I don't think most people realize that.  But here also is what most people don't realize.  No one has made the case, on the granular level, what a failure to have health care reform means to each of us as individuals.  People have a vague understanding that we have a broken healthcare system, but also there are polls that demonstrate that most people are satisified with their own healthcare benefits.  That is a disconnect that has not been connected in order for people to feel passionately about healthcare reform.  What is the consequence in voters own lives that will come about as a result of healthcare reform's passage or failure?  Where is the full page ad that explains the impact on my life at the local level?

Today's WaPo carries a front page article that states that President Obama's standing in polls has dropped below 50%.  We have one of the most expensive healthcare systems in the world, but it is grossly inefficient, spending vast amounts on paperwork, lacking in health IT that increases medical error and lowers quality.  Our system is incredibly expensive and we spend a great deal of money simply on paperwork.  Why not favor healthcare reform?

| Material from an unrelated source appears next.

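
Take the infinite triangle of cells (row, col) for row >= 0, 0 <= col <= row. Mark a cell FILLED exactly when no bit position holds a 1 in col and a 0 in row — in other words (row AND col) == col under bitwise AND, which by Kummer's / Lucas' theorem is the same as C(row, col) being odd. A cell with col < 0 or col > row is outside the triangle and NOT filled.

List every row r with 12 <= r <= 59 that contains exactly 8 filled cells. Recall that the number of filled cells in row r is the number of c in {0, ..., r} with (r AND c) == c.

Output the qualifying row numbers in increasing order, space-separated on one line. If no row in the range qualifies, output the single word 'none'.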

Because no one has connected the dots that explain how reform is going to actually make a better system.  No one has said how any of the bills in Congress is going to lower costs.  No one has explained how the bill will increase efficiency.  No one has explained how it is going to convert an expensive and inefficient paper system to a streamlined digital one and how that might benefit me as a consumer of healthcare.   No one has even explained how covering the uninsured might make healthcare more affordable as a large number of the population quit using the emergency room as their primary care physician.  

The only thing people have heard about health care reform is the price tag.  Is anyone in favor of a price tag for an unknown quantity?  I doubt it. 

The Administration has failed to make a case.  They need to take the full page ad out and explain what healthcare reform means for each and every American.  They need to do it tomorrow.